Its skilful navigation of fiscal constraints is mirrored in a modest increase in nominal expenditure – a proposed increase of 4.5% in 2022-23 over the revised estimate (RE) for 2021-22; a flat revenue expenditure; and a sharp increase in capital expenditure, reflecting an increase of 24% over the RE for 2021-22. Politically tricky subsidies are slated to decline, while the revenue projections seem highly conservative, that is, a 9.5% increase in tax revenue and a 14% decline in non-tax revenue. As such, these budgetary estimates should be eminently achievable and could even offset any over-shooting of expenditure.
While many observers had expected it to be an ‘election budget’, it turns out that it has skirted populism. It provides continuity in terms of adhering to the policy pathway this government has laid out in the last few years. This pathway consists of an accelerated build-up of infrastructure, improvement in logistics to ensure competitiveness in Indian manufacturing, and leapfrogging development by leveraging digital opportunities.
The overarching ambition seems to be to set India on a virtuous path of enhanced competitiveness, and the public sector facilitating growth in the private sector through the provision of public goods such as infrastructure as well as an enabling framework, leading to higher real and nominal GDP growth and buoyant tax revenues.
Particularly creative is the use of fiscal tools to ‘manage’ the risks that individuals are assuming through their investments in crypto assets. These risks may eventually have deeper implications for the stability of the financial sector. While developing a full regulatory framework for crypto assets may take some time, the fiscal measures announced could prove to be a critical regulatory tool. Equally heartening is the announcement of the roll-out of a digital currency.
Yet there are three things on which further articulation would be needed. First, even though most people would not recommend a sharp fiscal consolidation at this time, it would be useful to articulate the fiscal roadmap that GoI envisages in the medium term.
Second, to foster growth at rates much higher than in the past, we need a vision to integrate India into global value chains. We account for only 1.5% of the goods and 3.5% of the services supplied to the global market. The aim should be to double these market shares.

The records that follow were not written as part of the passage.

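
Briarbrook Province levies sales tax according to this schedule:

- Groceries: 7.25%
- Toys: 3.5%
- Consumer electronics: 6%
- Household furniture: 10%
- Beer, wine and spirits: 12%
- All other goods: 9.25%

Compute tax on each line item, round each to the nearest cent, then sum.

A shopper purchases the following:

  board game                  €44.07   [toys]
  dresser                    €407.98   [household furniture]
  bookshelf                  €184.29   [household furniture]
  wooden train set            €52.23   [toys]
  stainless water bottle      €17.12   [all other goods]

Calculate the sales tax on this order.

€64.18

Board game €44.07: toys → 3.5% → €1.54
Dresser €407.98: household furniture → 10% → €40.80
Bookshelf €184.29: household furniture → 10% → €18.43
Wooden train set €52.23: toys → 3.5% → €1.83
Stainless water bottle €17.12: all other goods → 9.25% → €1.58
Total tax = €1.54 + €40.80 + €18.43 + €1.83 + €1.58 = €64.18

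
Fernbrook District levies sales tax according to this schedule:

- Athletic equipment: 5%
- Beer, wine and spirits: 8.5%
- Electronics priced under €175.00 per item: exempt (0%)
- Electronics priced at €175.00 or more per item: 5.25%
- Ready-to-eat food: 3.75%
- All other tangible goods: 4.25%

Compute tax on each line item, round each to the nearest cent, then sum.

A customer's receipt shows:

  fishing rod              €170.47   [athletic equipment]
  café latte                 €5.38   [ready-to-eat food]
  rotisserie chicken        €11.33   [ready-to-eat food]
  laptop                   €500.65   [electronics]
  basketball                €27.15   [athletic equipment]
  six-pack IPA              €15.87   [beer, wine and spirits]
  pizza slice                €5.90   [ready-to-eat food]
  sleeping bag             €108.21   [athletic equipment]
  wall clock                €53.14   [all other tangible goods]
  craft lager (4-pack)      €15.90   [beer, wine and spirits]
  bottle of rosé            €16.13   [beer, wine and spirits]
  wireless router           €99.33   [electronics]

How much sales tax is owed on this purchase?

€48.74

Fishing rod €170.47: athletic equipment → 5% → €8.52
Café latte €5.38: ready-to-eat food → 3.75% → €0.20
Rotisserie chicken €11.33: ready-to-eat food → 3.75% → €0.42
Laptop €500.65: electronics, €175.00 or more → 5.25% → €26.28
Basketball €27.15: athletic equipment → 5% → €1.36
Six-pack IPA €15.87: beer, wine and spirits → 8.5% → €1.35
Pizza slice €5.90: ready-to-eat food → 3.75% → €0.22
Sleeping bag €108.21: athletic equipment → 5% → €5.41
Wall clock €53.14: all other tangible goods → 4.25% → €2.26
Craft lager (4-pack) €15.90: beer, wine and spirits → 8.5% → €1.35
Bottle of rosé €16.13: beer, wine and spirits → 8.5% → €1.37
Wireless router €99.33: electronics, under €175.00 → 0% → €0.00
Total tax = €8.52 + €0.20 + €0.42 + €26.28 + €1.36 + €1.35 + €0.22 + €5.41 + €2.26 + €1.35 + €1.37 = €48.74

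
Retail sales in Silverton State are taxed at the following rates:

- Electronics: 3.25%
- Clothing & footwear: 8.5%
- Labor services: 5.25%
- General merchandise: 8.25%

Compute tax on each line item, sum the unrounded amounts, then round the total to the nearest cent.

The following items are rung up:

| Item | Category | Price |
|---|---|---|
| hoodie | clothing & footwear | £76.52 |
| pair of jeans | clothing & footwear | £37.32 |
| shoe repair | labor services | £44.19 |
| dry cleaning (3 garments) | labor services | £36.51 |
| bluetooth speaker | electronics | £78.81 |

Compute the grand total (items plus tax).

£289.82

Hoodie £76.52: clothing & footwear → 8.5% → £6.5042
Pair of jeans £37.32: clothing & footwear → 8.5% → £3.1722
Shoe repair £44.19: labor services → 5.25% → £2.319975
Dry cleaning (3 garments) £36.51: labor services → 5.25% → £1.916775
Bluetooth speaker £78.81: electronics → 3.25% → £2.561325
Subtotal = £273.35; unrounded tax = £16.474475 → £16.47; total due = £289.82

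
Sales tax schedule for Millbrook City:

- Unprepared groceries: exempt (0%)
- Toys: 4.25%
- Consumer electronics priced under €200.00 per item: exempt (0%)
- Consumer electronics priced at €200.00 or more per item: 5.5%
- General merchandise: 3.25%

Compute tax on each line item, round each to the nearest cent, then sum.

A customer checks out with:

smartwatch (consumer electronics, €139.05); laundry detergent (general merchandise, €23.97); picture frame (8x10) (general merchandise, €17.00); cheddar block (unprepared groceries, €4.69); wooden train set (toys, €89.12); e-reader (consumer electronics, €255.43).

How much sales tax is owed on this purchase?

Smartwatch €139.05: consumer electronics, under €200.00 → 0% → €0.00
Laundry detergent €23.97: general merchandise → 3.25% → €0.78
Picture frame (8x10) €17.00: general merchandise → 3.25% → €0.55
Cheddar block €4.69: unprepared groceries → 0% → €0.00
Wooden train set €89.12: toys → 4.25% → €3.79
E-reader €255.43: consumer electronics, €200.00 or more → 5.5% → €14.05
Total tax = €0.78 + €0.55 + €3.79 + €14.05 = €19.17

€19.17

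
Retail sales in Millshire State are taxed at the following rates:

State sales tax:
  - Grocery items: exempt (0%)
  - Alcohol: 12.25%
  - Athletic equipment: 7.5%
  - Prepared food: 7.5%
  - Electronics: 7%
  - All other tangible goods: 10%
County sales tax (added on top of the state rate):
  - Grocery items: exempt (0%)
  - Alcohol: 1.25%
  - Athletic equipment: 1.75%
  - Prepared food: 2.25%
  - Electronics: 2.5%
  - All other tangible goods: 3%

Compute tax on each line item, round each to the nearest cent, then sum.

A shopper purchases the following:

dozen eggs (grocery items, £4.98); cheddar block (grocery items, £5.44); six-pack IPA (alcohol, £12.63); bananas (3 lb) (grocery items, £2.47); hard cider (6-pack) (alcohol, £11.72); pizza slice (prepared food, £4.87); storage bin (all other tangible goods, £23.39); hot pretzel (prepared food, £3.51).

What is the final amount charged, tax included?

£76.15

Dozen eggs £4.98: grocery items → 0% + 0% county = 0% → £0.00
Cheddar block £5.44: grocery items → 0% + 0% county = 0% → £0.00
Six-pack IPA £12.63: alcohol → 12.25% + 1.25% county = 13.5% → £1.71
Bananas (3 lb) £2.47: grocery items → 0% + 0% county = 0% → £0.00
Hard cider (6-pack) £11.72: alcohol → 12.25% + 1.25% county = 13.5% → £1.58
Pizza slice £4.87: prepared food → 7.5% + 2.25% county = 9.75% → £0.47
Storage bin £23.39: all other tangible goods → 10% + 3% county = 13% → £3.04
Hot pretzel £3.51: prepared food → 7.5% + 2.25% county = 9.75% → £0.34
Subtotal = £69.01; tax = £7.14; total due = £76.15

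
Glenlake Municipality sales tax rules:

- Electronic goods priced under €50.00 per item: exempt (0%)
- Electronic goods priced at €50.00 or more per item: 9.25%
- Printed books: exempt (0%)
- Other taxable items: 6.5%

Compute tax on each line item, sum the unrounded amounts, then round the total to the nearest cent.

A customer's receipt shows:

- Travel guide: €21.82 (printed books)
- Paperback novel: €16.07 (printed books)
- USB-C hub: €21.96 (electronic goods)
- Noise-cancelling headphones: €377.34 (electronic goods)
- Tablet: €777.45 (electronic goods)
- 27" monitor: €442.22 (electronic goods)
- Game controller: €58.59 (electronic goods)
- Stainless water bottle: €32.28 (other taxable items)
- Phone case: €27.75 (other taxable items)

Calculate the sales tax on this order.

€157.04

Travel guide €21.82: printed books → 0% → €0.00
Paperback novel €16.07: printed books → 0% → €0.00
USB-C hub €21.96: electronic goods, under €50.00 → 0% → €0.00
Noise-cancelling headphones €377.34: electronic goods, €50.00 or more → 9.25% → €34.90395
Tablet €777.45: electronic goods, €50.00 or more → 9.25% → €71.914125
27" monitor €442.22: electronic goods, €50.00 or more → 9.25% → €40.90535
Game controller €58.59: electronic goods, €50.00 or more → 9.25% → €5.419575
Stainless water bottle €32.28: other taxable items → 6.5% → €2.0982
Phone case €27.75: other taxable items → 6.5% → €1.80375
Unrounded tax sum = €157.04495 → €157.04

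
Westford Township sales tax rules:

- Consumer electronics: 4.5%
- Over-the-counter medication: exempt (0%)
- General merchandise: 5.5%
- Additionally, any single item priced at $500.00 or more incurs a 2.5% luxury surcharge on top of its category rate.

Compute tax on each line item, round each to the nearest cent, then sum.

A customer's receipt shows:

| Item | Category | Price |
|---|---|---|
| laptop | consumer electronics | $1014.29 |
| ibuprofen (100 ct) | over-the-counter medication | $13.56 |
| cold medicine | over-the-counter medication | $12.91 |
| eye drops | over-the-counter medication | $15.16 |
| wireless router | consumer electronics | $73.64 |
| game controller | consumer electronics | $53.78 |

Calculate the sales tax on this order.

$76.73

Laptop $1014.29: consumer electronics → 4.5% + 2.5% surcharge = 7% → $71.00
Ibuprofen (100 ct) $13.56: over-the-counter medication → 0% → $0.00
Cold medicine $12.91: over-the-counter medication → 0% → $0.00
Eye drops $15.16: over-the-counter medication → 0% → $0.00
Wireless router $73.64: consumer electronics → 4.5% → $3.31
Game controller $53.78: consumer electronics → 4.5% → $2.42
Total tax = $71.00 + $3.31 + $2.42 = $76.73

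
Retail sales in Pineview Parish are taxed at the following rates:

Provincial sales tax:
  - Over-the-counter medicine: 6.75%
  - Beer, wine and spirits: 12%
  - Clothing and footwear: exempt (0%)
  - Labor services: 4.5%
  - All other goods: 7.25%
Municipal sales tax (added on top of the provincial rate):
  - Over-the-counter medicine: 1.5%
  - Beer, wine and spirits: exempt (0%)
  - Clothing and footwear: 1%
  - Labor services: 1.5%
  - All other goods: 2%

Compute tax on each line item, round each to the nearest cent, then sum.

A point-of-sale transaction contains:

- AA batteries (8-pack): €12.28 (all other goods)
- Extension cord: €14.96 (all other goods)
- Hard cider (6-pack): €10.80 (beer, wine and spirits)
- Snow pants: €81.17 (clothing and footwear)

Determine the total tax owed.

AA batteries (8-pack) €12.28: all other goods → 7.25% + 2% municipal = 9.25% → €1.14
Extension cord €14.96: all other goods → 7.25% + 2% municipal = 9.25% → €1.38
Hard cider (6-pack) €10.80: beer, wine and spirits → 12% + 0% municipal = 12% → €1.30
Snow pants €81.17: clothing and footwear → 0% + 1% municipal = 1% → €0.81
Total tax = €1.14 + €1.38 + €1.30 + €0.81 = €4.63

€4.63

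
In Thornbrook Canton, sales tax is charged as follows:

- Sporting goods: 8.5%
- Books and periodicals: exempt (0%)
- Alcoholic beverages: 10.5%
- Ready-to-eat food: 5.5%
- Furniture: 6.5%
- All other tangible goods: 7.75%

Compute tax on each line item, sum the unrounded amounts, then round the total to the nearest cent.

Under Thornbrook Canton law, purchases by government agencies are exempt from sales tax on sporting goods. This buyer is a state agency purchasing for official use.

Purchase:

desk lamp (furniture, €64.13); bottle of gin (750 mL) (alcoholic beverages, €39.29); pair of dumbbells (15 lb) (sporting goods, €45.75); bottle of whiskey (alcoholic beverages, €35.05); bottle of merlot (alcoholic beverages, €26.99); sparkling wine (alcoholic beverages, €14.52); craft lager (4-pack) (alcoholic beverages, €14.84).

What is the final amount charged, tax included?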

The third missing item was an acknowledgment of, and accounting for, the potential headwinds from the global economy. Currently, the global outlook is mixed. The buoyancy in global trade is being offset by high level of inflation and the impending tightening of liquidity. It would be worth asking whether the global outlook poses a risk to implementation of the Budget proposals.
Overall, one can laud it as a very constructive Budget released in a highly complex and challenging economic environment.